Is Neurofeedback for You?

Proponents say neurofeedback promotes dramatic improvements in attention and self-regulation — but some experts are skeptical. Know the facts before plugging into this emerging therapy.

Neurofeedback: How It Works

NEUROFEEDBACK: HOW IT WORKS

Neurofeedback was developed in the 1960s and '70s, with American researchers leading the way. In 1968, M. Barry Sterman, Ph.D., a neuroscientist at the University of California, Los Angeles, reported that the training helped cats resist epileptic seizures. Dr. Sterman and others later claimed to have achieved similar benefits with humans.

The findings prompted a boomlet of interest, during which clinicians of varying degrees of respectability jumped into the field, making many unsupported claims about miracle cures, and tainting the treatment's reputation among academics. Meanwhile, researchers in Germany and the Netherlands continued to explore neurofeedback's potential benefits.

A major attraction of the technique is the hope that it can help patients avoid drugs, which can have side effects. Instead of taking drugs, patients practice routines (much like exercising a muscle).

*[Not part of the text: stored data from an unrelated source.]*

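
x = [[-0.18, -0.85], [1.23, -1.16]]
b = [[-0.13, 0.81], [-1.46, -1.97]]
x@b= [[1.26, 1.53], [1.53, 3.28]]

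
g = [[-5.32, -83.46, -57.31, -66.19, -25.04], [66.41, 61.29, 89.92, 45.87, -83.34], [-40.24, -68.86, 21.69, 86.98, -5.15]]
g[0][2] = -57.31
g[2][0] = -40.24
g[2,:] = [-40.24, -68.86, 21.69, 86.98, -5.15]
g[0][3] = -66.19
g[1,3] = 45.87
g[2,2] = 21.69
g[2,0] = -40.24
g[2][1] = -68.86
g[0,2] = -57.31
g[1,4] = -83.34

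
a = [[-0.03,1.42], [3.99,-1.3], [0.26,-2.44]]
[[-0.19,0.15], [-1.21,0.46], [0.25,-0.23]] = a @ [[-0.35, 0.15], [-0.14, 0.11]]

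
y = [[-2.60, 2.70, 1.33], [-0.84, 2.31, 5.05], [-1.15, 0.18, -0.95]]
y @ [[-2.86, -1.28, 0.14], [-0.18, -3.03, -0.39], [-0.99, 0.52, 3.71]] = [[5.63, -4.16, 3.52], [-3.01, -3.3, 17.72], [4.20, 0.43, -3.76]]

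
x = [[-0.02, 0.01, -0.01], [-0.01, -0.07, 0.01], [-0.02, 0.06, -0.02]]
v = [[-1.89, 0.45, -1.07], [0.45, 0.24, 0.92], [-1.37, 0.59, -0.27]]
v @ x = [[0.05, -0.11, 0.04], [-0.03, 0.04, -0.02], [0.03, -0.07, 0.03]]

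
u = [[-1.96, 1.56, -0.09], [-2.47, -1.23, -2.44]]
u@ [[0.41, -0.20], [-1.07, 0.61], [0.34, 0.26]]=[[-2.5, 1.32], [-0.53, -0.89]]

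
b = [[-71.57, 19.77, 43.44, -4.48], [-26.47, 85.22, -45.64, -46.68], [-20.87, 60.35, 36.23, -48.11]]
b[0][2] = 43.44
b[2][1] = 60.35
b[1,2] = -45.64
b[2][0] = -20.87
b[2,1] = 60.35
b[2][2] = 36.23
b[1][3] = -46.68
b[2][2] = 36.23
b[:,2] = [43.44, -45.64, 36.23]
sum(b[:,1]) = 165.34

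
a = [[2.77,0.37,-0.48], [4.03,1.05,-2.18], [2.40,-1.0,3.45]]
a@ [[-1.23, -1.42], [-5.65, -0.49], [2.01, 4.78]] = [[-6.46, -6.41], [-15.27, -16.66], [9.63, 13.57]]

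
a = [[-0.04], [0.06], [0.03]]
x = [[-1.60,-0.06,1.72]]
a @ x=[[0.06, 0.00, -0.07], [-0.1, -0.00, 0.10], [-0.05, -0.00, 0.05]]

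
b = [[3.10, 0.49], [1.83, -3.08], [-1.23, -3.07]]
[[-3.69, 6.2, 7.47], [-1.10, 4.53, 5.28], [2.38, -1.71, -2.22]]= b@[[-1.14, 2.04, 2.45], [-0.32, -0.26, -0.26]]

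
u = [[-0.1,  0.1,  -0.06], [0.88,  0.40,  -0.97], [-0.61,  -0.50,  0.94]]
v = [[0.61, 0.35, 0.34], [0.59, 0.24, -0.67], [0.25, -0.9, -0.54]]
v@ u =[[0.04,0.03,-0.06], [0.56,0.49,-0.90], [-0.49,-0.06,0.35]]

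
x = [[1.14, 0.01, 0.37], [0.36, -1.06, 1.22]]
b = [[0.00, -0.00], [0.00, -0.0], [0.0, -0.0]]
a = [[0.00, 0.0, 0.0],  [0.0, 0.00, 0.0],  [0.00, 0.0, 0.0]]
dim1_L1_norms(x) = [1.52, 2.64]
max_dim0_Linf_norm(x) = 1.22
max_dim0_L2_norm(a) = 0.0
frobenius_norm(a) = 0.00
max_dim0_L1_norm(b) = 0.0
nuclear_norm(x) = 2.79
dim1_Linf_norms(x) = [1.14, 1.22]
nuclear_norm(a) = 0.00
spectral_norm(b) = 0.00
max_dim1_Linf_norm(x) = 1.22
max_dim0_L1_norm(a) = 0.0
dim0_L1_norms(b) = [0.0, 0.0]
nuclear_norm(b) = 0.00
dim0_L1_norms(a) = [0.0, 0.0, 0.0]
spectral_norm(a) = 0.00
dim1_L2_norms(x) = [1.2, 1.66]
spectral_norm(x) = 1.78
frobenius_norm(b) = 0.00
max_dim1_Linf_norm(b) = 0.0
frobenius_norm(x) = 2.04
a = b @ x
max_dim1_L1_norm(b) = 0.0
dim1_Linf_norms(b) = [0.0, 0.0, 0.0]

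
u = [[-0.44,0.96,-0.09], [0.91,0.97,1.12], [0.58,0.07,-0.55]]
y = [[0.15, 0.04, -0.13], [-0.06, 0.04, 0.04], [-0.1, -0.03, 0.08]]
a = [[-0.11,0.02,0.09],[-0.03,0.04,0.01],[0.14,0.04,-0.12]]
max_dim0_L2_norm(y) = 0.19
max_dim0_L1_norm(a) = 0.28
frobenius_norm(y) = 0.26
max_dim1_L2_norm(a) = 0.19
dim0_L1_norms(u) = [1.93, 2.0, 1.76]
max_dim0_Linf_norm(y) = 0.15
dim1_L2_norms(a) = [0.14, 0.05, 0.19]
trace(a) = -0.19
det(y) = -0.00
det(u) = 1.42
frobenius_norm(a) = 0.24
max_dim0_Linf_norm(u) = 1.12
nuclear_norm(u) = 3.58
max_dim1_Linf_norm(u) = 1.12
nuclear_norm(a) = 0.30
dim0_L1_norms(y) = [0.31, 0.11, 0.25]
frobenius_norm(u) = 2.19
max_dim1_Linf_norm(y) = 0.15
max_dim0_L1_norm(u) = 2.0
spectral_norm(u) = 1.77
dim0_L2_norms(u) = [1.17, 1.37, 1.25]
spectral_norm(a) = 0.24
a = u @ y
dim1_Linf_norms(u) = [0.96, 1.12, 0.58]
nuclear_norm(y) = 0.31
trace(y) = 0.27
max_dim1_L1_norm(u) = 3.0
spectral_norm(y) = 0.25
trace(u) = -0.02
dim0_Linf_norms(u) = [0.91, 0.97, 1.12]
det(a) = -0.00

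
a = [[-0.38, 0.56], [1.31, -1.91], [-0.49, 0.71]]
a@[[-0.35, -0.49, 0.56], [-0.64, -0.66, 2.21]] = [[-0.23, -0.18, 1.02], [0.76, 0.62, -3.49], [-0.28, -0.23, 1.29]]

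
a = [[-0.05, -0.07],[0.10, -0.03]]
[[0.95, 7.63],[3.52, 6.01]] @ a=[[0.72, -0.3],[0.42, -0.43]]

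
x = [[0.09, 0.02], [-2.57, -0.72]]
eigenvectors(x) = [[0.28, -0.03],[-0.96, 1.00]]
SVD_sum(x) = [[0.09, 0.02], [-2.57, -0.72]] + [[0.00, -0.00],  [0.00, -0.00]]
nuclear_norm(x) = 2.68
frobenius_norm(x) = 2.67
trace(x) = -0.63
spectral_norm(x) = 2.67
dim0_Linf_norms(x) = [2.57, 0.72]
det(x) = -0.01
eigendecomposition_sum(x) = [[0.02,0.0], [-0.08,-0.0]] + [[0.07, 0.02], [-2.49, -0.72]]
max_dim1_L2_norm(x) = 2.67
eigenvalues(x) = [0.02, -0.65]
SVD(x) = [[-0.03, 1.00], [1.0, 0.03]] @ diag([2.6705383020163813, 0.005017714964013648]) @ [[-0.96, -0.27], [0.27, -0.96]]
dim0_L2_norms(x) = [2.57, 0.72]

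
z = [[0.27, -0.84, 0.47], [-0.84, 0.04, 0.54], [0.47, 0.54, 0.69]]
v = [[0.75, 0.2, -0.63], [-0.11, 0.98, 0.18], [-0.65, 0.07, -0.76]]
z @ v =[[-0.01, -0.74, -0.68], [-0.99, -0.09, 0.13], [-0.16, 0.67, -0.72]]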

Brain cells communicate with one another, in part, through a constant storm of electrical impulses. Their patterns show up on an electroencephalogram, or EEG, as brain waves with different frequencies. Neurofeedback practitioners say people have problems when their brain wave frequencies aren't suited for the task at hand, or when parts of the brain aren't communicating adequately with other parts. These issues, they say, can be represented on a "brain map," the initial EEG readings that serve as a guide for treatment. Subsequently, a clinician will help a patient learn to slow down or speed up those brain waves, through a process known as operant conditioning. The brain begins by generating fairly random patterns, while the computer software responds with encouragement whenever the activity meets the target.

Norman Doidge, M.D., a psychiatrist at the Center for Psychoanalytic Training and Research at Columbia University, and the author of The Brain That Changes Itself, says he considers neurofeedback "a powerful stabilizer of the brain." Practitioners make even more enthusiastic claims. Robert Coben, Ph.D., a neuropsychologist in Massapequa Park, New York, says he has treated more than 1,000 autistic children over the past seven years and has conducted a clinical study, finding striking reductions in symptoms, as reported by parents.